Existen diferentes trastornos relacionados con el sueño. El diagnóstico  y el tratamiento  de estos se dará en función de los síntomas que presente la persona y sobre todo las causas que lo generen. La persona  puede presentar  desde problemas para conciliar el sueño,  como problemas  durante el sueño con despertares, hasta tener dificultades para mantenerse despierto.  Puede presentar síndrome de piernas inquietas, ansiedad al intentar dormir, terrores nocturnos, sonambulismo, o problemas para mantener un buen hábito de sueño y descanso, entre otros.

Así pues, será importantísimo saber cuánto tiempo real y objetivo  se duerme exactamente,  así como llevar a cabo un buen hábito de higiene del sueño. Para lo primero, será fundamental llevar a cabo un autorregistro diario en el que figure el tiempo real de descanso al día, teniendo en cuenta aspectos como el restar del tiempo total el tiempo que uno tarda en dormirse o la suma del tiempo de los posibles despertares que se puedan dar  en el transcurso del sueño. Para lograr llevar a cabo una buena higiene del sueño bastará con asumir ciertas pautas.

Algunas de estas pautas consistirán fundamentalmente en:

  • Intentar acostarse y levantarse todos los días a la misma hora,  conseguir un espacio confortable  favorable y cómodo para el descanso, utilizar la cama para el fin único del descanso, eliminando prácticas como la lectura, utilizar el móvil o ver la televisión.
  • No echarse la siesta, así como disminuir el tiempo que se pasa despierto en la cama.

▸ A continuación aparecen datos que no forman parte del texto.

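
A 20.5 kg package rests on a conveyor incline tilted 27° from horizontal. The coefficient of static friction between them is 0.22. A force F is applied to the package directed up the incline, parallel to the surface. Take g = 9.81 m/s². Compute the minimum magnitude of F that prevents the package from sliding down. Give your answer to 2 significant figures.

The normal force is N = mg cos 27° = 179.186 N. With F at its minimum the package is on the verge of sliding down, so static friction is at its maximum μ_s N = 0.22 × 179.186 = 39.421 N and acts up the slope.
Equilibrium along the incline: F + μ_s N = mg sin 27°, so F = 91.300 − 39.421 = 51.879 N.

52 N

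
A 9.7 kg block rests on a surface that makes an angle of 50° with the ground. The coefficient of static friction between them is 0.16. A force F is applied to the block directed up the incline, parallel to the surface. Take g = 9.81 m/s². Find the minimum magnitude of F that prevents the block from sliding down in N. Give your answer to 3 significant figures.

The normal force is N = mg cos 50° = 61.166 N. With F at its minimum the block is on the verge of sliding down, so static friction is at its maximum μ_s N = 0.16 × 61.166 = 9.787 N and acts up the slope.
Equilibrium along the incline: F + μ_s N = mg sin 50°, so F = 72.894 − 9.787 = 63.107 N.

63.1 N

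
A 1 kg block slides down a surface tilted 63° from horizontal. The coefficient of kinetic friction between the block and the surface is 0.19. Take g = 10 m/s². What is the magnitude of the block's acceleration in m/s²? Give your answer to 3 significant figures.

8.05 m/s²

Resolving the weight along the incline: the component pulling the block down the slope is mg sin 63° = 1 × 10 × 0.8910 = 8.910 N, and the normal force is N = mg cos 63° = 1 × 10 × 0.4540 = 4.540 N.
Kinetic friction acts up the slope with magnitude f = μN = 0.19 × 4.540 = 0.863 N.
Net force along the incline is 8.910 − 0.863 = 8.047 N, so a = 8.047 / 1 = 8.0470 m/s².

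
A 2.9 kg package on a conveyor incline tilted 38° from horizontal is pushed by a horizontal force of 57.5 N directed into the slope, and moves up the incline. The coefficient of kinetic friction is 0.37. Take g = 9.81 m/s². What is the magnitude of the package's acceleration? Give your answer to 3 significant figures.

2.21 m/s²

The horizontal push has components F cos 38° = 57.5 × 0.7880 = 45.310 N up the incline and F sin 38° = 57.5 × 0.6157 = 35.403 N pressing into the surface.
The normal force is therefore N = mg cos 38° + F sin 38° = 22.418 + 35.403 = 57.821 N, and kinetic friction down the slope is μN = 0.37 × 57.821 = 21.394 N.
Along the incline: F cos 38° − mg sin 38° − μN = ma, so 45.310 − 17.516 − 21.394 = 2.9 a, giving a = 2.2069 m/s².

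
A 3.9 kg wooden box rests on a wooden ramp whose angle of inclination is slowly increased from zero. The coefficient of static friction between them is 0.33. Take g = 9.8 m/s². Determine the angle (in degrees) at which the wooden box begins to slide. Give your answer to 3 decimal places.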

Si estoy despierto, me levanto y deberé realizar alguna actividad que no me active demasiado.  La lectura será una práctica adecuada.  Sólo debemos acostarnos si tenemos sueño.
  • No tomar bebidas estimulantes o alcohol beneficiará el poder dormir y descansar. Evitar comidas copiosas, tabaco o exposición a pantallas de móviles, tabletas, ordenadores o televisores, antes de meternos en la cama.
  • Será bueno realizar ejercicio a diario, pero esta actividad deberá realizarse en horarios alejados de la hora en la que queremos conciliar el sueño. Realizar técnicas de relajación facilitará el sueño y beneficiará la calidad del descanso.

Llevando a cabo estas pautas, entre otras, favorecerá el hecho de ser capaces de dormir y descansar. Si aun así no fuéramos capaces de asumir el hábito y llevar a cabo una buena higiene del sueño, la solución pasaría por pedir ayuda a un profesional para poder así trabajar aquellos aspectos que puedan estar interfiriendo en algo tan importante y necesario como el descanso.